I'm building my first project with NodeJS in these days but I'm a bit confused on a task I believe it's a simple one, I guess the problem is my lack of knowledge of these async approach but I cannot find the answer anywhere.

I've a simple loop iterating over an array and for any element, based on some rule, I'll call a function or another. Now some operation will be faster than others so I could end up with a function on element N returning sooner than the function on element N-1. To make it simple something like this

for (var i = 0 ; i < 10 ; i++) {
      if (i%2 === 0) {
          setTimeout(function(i) {
               console.log(i);
          }, 2000);
      }
      else { console.log(i); }
}

so any even number will be printed with 2 seconds lag while the odd numbers will be printed immediately. Anyway running it I get

1
3
5
7
9

<<2 seconds break>>

undefined
undefined
undefined
undefined
undefined

looks like the even value is "lost". How can I pass the value making sure the function won't lose the input value? Am I missing something?

Thanks, Mauro

Answer 1

Your setTimeout argument function is declared to take a single parameter, i. When setTimeout calls the function with no arguments, as it does, the parameter is thus set to undefined.

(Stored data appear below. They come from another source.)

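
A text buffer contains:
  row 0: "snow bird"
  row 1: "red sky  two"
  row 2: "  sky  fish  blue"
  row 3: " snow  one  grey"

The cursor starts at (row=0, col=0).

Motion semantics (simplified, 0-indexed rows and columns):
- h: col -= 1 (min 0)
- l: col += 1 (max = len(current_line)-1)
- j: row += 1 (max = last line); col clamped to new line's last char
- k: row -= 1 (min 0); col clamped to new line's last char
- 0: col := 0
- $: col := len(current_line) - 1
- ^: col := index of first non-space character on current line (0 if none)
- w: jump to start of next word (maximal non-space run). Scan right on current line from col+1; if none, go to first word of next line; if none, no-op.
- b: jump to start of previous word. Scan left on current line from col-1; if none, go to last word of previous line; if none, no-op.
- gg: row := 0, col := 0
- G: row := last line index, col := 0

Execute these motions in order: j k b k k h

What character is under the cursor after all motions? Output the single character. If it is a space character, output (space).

After 1 (j): row=1 col=0 char='r'
After 2 (k): row=0 col=0 char='s'
After 3 (b): row=0 col=0 char='s'
After 4 (k): row=0 col=0 char='s'
After 5 (k): row=0 col=0 char='s'
After 6 (h): row=0 col=0 char='s'

Answer: s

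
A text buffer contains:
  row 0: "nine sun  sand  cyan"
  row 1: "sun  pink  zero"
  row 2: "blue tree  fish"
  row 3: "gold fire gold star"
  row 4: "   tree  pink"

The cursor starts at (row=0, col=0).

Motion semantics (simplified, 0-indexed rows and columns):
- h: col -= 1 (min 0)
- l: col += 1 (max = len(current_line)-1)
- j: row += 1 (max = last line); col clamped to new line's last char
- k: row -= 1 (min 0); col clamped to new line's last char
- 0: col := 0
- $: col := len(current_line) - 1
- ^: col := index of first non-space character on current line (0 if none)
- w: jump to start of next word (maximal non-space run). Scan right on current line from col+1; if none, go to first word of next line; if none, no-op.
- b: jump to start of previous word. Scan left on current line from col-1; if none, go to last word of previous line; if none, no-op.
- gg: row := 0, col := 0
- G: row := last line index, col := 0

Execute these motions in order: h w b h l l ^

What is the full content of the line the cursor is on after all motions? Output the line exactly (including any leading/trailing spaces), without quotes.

Answer: nine sun  sand  cyan

Derivation:
After 1 (h): row=0 col=0 char='n'
After 2 (w): row=0 col=5 char='s'
After 3 (b): row=0 col=0 char='n'
After 4 (h): row=0 col=0 char='n'
After 5 (l): row=0 col=1 char='i'
After 6 (l): row=0 col=2 char='n'
After 7 (^): row=0 col=0 char='n'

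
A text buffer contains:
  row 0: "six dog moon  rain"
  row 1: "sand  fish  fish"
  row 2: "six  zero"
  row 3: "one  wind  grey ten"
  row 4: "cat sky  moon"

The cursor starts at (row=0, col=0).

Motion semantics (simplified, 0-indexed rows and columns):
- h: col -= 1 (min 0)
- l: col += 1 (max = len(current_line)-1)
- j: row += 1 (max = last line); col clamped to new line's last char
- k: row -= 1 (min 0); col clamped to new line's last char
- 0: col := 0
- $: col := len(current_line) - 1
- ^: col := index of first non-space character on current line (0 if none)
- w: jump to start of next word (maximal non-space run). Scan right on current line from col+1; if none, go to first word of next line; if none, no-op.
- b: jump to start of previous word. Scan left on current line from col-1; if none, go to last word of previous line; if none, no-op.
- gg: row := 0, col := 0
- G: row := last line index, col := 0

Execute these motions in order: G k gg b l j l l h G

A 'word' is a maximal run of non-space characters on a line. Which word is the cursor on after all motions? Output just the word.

Answer: cat

Derivation:
After 1 (G): row=4 col=0 char='c'
After 2 (k): row=3 col=0 char='o'
After 3 (gg): row=0 col=0 char='s'
After 4 (b): row=0 col=0 char='s'
After 5 (l): row=0 col=1 char='i'
After 6 (j): row=1 col=1 char='a'
After 7 (l): row=1 col=2 char='n'
After 8 (l): row=1 col=3 char='d'
After 9 (h): row=1 col=2 char='n'
After 10 (G): row=4 col=0 char='c'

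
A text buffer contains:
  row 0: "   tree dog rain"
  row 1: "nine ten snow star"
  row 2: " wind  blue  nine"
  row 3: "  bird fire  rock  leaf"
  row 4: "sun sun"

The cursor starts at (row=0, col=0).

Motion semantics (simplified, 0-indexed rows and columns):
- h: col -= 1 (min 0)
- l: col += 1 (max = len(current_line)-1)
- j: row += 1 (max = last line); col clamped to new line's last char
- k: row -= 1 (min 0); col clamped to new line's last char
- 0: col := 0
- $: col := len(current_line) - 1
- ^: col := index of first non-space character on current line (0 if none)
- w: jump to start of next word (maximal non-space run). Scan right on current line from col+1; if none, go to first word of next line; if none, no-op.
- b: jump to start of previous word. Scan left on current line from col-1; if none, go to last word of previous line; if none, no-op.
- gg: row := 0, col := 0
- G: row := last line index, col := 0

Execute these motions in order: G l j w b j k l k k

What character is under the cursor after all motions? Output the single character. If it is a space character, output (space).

Answer: i

Derivation:
After 1 (G): row=4 col=0 char='s'
After 2 (l): row=4 col=1 char='u'
After 3 (j): row=4 col=1 char='u'
After 4 (w): row=4 col=4 char='s'
After 5 (b): row=4 col=0 char='s'
After 6 (j): row=4 col=0 char='s'
After 7 (k): row=3 col=0 char='_'
After 8 (l): row=3 col=1 char='_'
After 9 (k): row=2 col=1 char='w'
After 10 (k): row=1 col=1 char='i'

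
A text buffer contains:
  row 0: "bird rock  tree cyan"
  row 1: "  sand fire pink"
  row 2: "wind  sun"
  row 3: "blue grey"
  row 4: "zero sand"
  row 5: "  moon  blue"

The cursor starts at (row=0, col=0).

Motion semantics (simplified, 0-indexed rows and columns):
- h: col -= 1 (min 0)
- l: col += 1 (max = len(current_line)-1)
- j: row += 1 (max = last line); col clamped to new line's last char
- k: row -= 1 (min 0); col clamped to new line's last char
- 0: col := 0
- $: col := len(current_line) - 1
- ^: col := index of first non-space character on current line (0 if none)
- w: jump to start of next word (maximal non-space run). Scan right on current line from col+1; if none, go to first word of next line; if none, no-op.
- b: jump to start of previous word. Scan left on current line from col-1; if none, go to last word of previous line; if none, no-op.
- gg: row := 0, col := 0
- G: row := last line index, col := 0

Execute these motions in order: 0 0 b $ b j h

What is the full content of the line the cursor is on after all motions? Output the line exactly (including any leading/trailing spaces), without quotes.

After 1 (0): row=0 col=0 char='b'
After 2 (0): row=0 col=0 char='b'
After 3 (b): row=0 col=0 char='b'
After 4 ($): row=0 col=19 char='n'
After 5 (b): row=0 col=16 char='c'
After 6 (j): row=1 col=15 char='k'
After 7 (h): row=1 col=14 char='n'

Answer:   sand fire pink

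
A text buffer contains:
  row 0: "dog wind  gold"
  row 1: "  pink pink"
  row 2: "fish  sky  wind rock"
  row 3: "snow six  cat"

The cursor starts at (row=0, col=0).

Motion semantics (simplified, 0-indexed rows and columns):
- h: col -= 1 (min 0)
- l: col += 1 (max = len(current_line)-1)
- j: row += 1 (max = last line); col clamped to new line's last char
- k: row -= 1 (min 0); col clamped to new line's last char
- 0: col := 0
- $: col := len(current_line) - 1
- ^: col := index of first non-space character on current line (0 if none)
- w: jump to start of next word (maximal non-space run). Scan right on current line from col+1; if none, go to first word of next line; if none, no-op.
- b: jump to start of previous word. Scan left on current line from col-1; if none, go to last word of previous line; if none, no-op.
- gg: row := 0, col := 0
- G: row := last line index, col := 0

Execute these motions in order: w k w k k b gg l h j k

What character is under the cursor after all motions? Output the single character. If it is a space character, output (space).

Answer: d

Derivation:
After 1 (w): row=0 col=4 char='w'
After 2 (k): row=0 col=4 char='w'
After 3 (w): row=0 col=10 char='g'
After 4 (k): row=0 col=10 char='g'
After 5 (k): row=0 col=10 char='g'
After 6 (b): row=0 col=4 char='w'
After 7 (gg): row=0 col=0 char='d'
After 8 (l): row=0 col=1 char='o'
After 9 (h): row=0 col=0 char='d'
After 10 (j): row=1 col=0 char='_'
After 11 (k): row=0 col=0 char='d'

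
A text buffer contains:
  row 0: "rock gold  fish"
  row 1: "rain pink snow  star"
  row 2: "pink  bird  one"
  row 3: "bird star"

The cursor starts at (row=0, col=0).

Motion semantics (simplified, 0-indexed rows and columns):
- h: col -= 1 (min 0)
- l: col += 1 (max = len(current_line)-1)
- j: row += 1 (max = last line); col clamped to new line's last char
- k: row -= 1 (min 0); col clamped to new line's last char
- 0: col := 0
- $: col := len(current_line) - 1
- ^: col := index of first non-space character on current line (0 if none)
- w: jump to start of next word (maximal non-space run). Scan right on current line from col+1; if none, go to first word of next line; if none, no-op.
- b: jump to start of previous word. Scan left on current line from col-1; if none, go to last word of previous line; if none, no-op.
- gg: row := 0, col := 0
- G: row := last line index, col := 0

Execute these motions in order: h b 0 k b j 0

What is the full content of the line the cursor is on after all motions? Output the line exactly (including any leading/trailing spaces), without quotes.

Answer: rain pink snow  star

Derivation:
After 1 (h): row=0 col=0 char='r'
After 2 (b): row=0 col=0 char='r'
After 3 (0): row=0 col=0 char='r'
After 4 (k): row=0 col=0 char='r'
After 5 (b): row=0 col=0 char='r'
After 6 (j): row=1 col=0 char='r'
After 7 (0): row=1 col=0 char='r'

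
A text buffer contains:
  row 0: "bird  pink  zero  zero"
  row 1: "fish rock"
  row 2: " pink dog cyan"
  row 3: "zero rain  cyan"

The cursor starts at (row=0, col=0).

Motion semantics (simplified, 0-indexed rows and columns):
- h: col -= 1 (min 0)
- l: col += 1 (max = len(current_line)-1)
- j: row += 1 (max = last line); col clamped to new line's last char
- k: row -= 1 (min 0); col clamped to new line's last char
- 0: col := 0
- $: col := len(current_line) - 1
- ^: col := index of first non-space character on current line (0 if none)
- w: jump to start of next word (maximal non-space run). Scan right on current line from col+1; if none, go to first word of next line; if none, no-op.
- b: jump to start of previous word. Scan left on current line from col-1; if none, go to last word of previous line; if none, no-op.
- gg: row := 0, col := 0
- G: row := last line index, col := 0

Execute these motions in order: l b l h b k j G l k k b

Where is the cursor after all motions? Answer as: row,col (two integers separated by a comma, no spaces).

Answer: 1,0

Derivation:
After 1 (l): row=0 col=1 char='i'
After 2 (b): row=0 col=0 char='b'
After 3 (l): row=0 col=1 char='i'
After 4 (h): row=0 col=0 char='b'
After 5 (b): row=0 col=0 char='b'
After 6 (k): row=0 col=0 char='b'
After 7 (j): row=1 col=0 char='f'
After 8 (G): row=3 col=0 char='z'
After 9 (l): row=3 col=1 char='e'
After 10 (k): row=2 col=1 char='p'
After 11 (k): row=1 col=1 char='i'
After 12 (b): row=1 col=0 char='f'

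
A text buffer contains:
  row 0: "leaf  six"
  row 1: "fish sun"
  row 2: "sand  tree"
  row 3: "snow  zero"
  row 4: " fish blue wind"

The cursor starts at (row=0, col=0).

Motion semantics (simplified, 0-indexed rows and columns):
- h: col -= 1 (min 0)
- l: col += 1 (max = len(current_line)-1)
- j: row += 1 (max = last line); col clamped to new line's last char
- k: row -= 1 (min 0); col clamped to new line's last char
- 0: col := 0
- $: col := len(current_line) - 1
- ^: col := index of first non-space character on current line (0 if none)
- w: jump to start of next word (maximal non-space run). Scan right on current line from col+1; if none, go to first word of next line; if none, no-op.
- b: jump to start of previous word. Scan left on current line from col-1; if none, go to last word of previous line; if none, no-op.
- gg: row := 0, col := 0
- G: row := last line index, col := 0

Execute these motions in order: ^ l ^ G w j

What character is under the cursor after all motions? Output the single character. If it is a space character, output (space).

Answer: f

Derivation:
After 1 (^): row=0 col=0 char='l'
After 2 (l): row=0 col=1 char='e'
After 3 (^): row=0 col=0 char='l'
After 4 (G): row=4 col=0 char='_'
After 5 (w): row=4 col=1 char='f'
After 6 (j): row=4 col=1 char='f'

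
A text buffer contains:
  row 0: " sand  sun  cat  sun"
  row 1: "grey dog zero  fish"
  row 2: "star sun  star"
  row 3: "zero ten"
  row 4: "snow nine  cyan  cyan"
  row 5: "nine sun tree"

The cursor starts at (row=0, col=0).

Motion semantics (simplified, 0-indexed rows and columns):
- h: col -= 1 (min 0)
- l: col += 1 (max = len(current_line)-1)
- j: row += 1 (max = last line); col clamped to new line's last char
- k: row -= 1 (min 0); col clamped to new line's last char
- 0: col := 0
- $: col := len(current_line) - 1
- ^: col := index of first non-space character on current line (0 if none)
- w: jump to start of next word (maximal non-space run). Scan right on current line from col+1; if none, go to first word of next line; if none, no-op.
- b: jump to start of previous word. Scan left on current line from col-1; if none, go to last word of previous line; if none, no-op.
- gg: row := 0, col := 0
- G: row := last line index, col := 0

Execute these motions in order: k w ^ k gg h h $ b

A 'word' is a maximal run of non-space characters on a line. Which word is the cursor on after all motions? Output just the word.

Answer: sun

Derivation:
After 1 (k): row=0 col=0 char='_'
After 2 (w): row=0 col=1 char='s'
After 3 (^): row=0 col=1 char='s'
After 4 (k): row=0 col=1 char='s'
After 5 (gg): row=0 col=0 char='_'
After 6 (h): row=0 col=0 char='_'
After 7 (h): row=0 col=0 char='_'
After 8 ($): row=0 col=19 char='n'
After 9 (b): row=0 col=17 char='s'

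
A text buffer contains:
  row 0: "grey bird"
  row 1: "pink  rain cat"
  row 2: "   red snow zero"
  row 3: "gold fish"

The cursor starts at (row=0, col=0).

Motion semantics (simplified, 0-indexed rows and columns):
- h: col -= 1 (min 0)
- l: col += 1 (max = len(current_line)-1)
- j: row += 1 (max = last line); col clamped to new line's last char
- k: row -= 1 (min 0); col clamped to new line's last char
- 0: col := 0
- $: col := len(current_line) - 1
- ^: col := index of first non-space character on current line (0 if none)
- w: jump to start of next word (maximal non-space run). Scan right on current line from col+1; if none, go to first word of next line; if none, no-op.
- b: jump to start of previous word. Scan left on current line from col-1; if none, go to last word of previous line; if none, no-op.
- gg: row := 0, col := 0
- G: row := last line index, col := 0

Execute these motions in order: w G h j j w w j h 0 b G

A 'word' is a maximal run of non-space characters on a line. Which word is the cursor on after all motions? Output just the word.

After 1 (w): row=0 col=5 char='b'
After 2 (G): row=3 col=0 char='g'
After 3 (h): row=3 col=0 char='g'
After 4 (j): row=3 col=0 char='g'
After 5 (j): row=3 col=0 char='g'
After 6 (w): row=3 col=5 char='f'
After 7 (w): row=3 col=5 char='f'
After 8 (j): row=3 col=5 char='f'
After 9 (h): row=3 col=4 char='_'
After 10 (0): row=3 col=0 char='g'
After 11 (b): row=2 col=12 char='z'
After 12 (G): row=3 col=0 char='g'

Answer: gold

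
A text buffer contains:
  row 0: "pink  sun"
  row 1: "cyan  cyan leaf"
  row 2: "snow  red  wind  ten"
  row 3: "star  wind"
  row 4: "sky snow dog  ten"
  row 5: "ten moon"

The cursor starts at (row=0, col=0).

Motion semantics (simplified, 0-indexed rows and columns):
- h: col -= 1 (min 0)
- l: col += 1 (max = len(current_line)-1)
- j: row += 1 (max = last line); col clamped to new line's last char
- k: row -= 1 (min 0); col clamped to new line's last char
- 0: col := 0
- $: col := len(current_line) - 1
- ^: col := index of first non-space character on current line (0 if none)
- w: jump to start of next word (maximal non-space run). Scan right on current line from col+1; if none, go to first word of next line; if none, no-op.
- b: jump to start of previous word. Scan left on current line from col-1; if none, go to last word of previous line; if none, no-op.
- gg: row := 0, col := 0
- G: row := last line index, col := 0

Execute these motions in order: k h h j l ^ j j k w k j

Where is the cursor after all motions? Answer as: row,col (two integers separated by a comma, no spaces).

Answer: 2,6

Derivation:
After 1 (k): row=0 col=0 char='p'
After 2 (h): row=0 col=0 char='p'
After 3 (h): row=0 col=0 char='p'
After 4 (j): row=1 col=0 char='c'
After 5 (l): row=1 col=1 char='y'
After 6 (^): row=1 col=0 char='c'
After 7 (j): row=2 col=0 char='s'
After 8 (j): row=3 col=0 char='s'
After 9 (k): row=2 col=0 char='s'
After 10 (w): row=2 col=6 char='r'
After 11 (k): row=1 col=6 char='c'
After 12 (j): row=2 col=6 char='r'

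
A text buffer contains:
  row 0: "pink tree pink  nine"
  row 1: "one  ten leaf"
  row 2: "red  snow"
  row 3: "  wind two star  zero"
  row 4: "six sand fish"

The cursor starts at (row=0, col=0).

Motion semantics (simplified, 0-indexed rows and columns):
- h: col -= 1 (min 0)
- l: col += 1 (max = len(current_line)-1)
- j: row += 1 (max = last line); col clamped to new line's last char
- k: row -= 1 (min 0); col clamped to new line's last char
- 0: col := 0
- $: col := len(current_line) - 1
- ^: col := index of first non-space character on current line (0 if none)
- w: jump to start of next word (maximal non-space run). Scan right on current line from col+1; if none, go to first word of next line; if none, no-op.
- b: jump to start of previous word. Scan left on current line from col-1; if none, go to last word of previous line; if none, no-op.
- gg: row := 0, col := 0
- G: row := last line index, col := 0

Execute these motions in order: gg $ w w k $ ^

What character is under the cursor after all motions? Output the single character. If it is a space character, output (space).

After 1 (gg): row=0 col=0 char='p'
After 2 ($): row=0 col=19 char='e'
After 3 (w): row=1 col=0 char='o'
After 4 (w): row=1 col=5 char='t'
After 5 (k): row=0 col=5 char='t'
After 6 ($): row=0 col=19 char='e'
After 7 (^): row=0 col=0 char='p'

Answer: p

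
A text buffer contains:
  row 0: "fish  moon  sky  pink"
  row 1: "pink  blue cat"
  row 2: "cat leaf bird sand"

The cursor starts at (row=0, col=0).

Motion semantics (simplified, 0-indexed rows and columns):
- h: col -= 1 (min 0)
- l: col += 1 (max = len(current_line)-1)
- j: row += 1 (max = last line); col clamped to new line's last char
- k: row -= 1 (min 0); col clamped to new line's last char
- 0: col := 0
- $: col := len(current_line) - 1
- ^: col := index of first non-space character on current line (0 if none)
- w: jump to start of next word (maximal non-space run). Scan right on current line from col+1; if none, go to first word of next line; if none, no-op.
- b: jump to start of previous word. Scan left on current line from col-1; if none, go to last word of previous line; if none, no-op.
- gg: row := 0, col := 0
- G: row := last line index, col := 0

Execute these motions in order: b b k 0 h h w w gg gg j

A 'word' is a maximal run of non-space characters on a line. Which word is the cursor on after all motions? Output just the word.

After 1 (b): row=0 col=0 char='f'
After 2 (b): row=0 col=0 char='f'
After 3 (k): row=0 col=0 char='f'
After 4 (0): row=0 col=0 char='f'
After 5 (h): row=0 col=0 char='f'
After 6 (h): row=0 col=0 char='f'
After 7 (w): row=0 col=6 char='m'
After 8 (w): row=0 col=12 char='s'
After 9 (gg): row=0 col=0 char='f'
After 10 (gg): row=0 col=0 char='f'
After 11 (j): row=1 col=0 char='p'

Answer: pink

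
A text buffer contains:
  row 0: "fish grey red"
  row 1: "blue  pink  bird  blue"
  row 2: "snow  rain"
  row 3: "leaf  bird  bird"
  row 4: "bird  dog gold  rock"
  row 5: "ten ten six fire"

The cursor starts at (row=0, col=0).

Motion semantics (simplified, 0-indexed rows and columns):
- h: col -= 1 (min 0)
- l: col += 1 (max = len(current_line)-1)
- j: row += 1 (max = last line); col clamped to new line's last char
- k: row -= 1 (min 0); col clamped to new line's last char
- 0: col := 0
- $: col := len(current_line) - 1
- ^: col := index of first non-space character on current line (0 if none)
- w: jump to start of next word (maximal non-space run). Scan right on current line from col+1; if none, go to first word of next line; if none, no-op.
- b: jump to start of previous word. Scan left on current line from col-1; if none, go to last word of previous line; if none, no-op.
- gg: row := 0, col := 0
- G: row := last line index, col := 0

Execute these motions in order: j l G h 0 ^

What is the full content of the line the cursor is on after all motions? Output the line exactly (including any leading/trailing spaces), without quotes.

After 1 (j): row=1 col=0 char='b'
After 2 (l): row=1 col=1 char='l'
After 3 (G): row=5 col=0 char='t'
After 4 (h): row=5 col=0 char='t'
After 5 (0): row=5 col=0 char='t'
After 6 (^): row=5 col=0 char='t'

Answer: ten ten six fire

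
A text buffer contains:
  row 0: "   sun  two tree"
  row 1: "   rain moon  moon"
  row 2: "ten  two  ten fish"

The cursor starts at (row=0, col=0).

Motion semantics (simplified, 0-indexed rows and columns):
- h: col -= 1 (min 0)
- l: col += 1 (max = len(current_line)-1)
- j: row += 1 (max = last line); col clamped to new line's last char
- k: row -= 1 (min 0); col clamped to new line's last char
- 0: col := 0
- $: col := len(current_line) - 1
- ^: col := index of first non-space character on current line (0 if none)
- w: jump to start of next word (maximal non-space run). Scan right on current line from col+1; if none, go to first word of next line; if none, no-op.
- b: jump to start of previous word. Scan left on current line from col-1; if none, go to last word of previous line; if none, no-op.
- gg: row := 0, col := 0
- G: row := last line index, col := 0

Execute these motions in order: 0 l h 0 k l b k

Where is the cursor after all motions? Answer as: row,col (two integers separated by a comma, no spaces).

Answer: 0,1

Derivation:
After 1 (0): row=0 col=0 char='_'
After 2 (l): row=0 col=1 char='_'
After 3 (h): row=0 col=0 char='_'
After 4 (0): row=0 col=0 char='_'
After 5 (k): row=0 col=0 char='_'
After 6 (l): row=0 col=1 char='_'
After 7 (b): row=0 col=1 char='_'
After 8 (k): row=0 col=1 char='_'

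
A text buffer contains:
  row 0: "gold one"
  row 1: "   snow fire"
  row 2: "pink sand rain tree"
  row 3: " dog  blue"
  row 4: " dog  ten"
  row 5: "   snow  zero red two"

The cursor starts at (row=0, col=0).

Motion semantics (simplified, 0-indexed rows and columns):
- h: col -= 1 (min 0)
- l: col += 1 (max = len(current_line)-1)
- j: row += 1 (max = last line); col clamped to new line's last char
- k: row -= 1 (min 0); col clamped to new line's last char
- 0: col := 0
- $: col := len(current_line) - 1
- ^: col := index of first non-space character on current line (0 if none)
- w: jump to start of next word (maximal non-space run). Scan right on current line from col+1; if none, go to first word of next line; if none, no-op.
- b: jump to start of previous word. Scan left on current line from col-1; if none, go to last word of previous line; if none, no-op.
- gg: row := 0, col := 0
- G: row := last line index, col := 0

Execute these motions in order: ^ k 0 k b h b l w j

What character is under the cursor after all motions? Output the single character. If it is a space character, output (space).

After 1 (^): row=0 col=0 char='g'
After 2 (k): row=0 col=0 char='g'
After 3 (0): row=0 col=0 char='g'
After 4 (k): row=0 col=0 char='g'
After 5 (b): row=0 col=0 char='g'
After 6 (h): row=0 col=0 char='g'
After 7 (b): row=0 col=0 char='g'
After 8 (l): row=0 col=1 char='o'
After 9 (w): row=0 col=5 char='o'
After 10 (j): row=1 col=5 char='o'

Answer: o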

This would seem to be be slightly better, as it no longer shadows the outer i variable you were originally trying to reference...

setTimeout(function() {
  console.log(i);
}, 2000)

...but if you run it, you'll find it prints 10 5 times, because every function you create is referencing the same i variable, whose value will be 10 when the loop exit condition becomes true and it terminates.

Creating a closure which holds the value of i as it was during the loop in which each setTimout argument function was created will do the trick:

setTimeout((function(i) {
  return function() {
    console.log(i);
  }
})(i), 2000)

Renaming the argument to the Immediately-Invoked Function Expression we just used might help make things clearer:

setTimeout((function(loopIndex) {
  return function() {
    console.log(loopIndex);
  }
})(i), 2000)

We're:

• Creating a function which takes a single argument and returns another function.
• Immediately calling the "outer" function, passing it the current value of i (which is not an object, so is effectively passed by value).
• The "outer" function returns the "inner" function, which is passed as the argument to setTimeout.

This works because:

1. Creating a function in JavaScript creates a new scope to hold the function's argument variables and any other variables declared within it using the var keyword. Think of this like an invisible object with properties corresponding to the variable names.

2. All functions hold a reference to the scope in which they were defined, as part of their scope chain. They still have access to this scope even if it's no longer "active" (e.g. when the function it was created for returns). The "inner" function was created in a scope which contained a loopIndex variable, set to the value of i at the time the IIFE was called. So when you try to reference a variable named loopIndex from inside the inner function, it first checks its own scope (and doesn't find a loopIndex there) then starts walking up its scope chain - first, it checks the scope in which it was defined, which does contain a loopIndex variable, the value of which is passed to console.log().

That's all a closure is - a function which has access to the scope in which it was defined, even if the function the scope was created for has finished executing.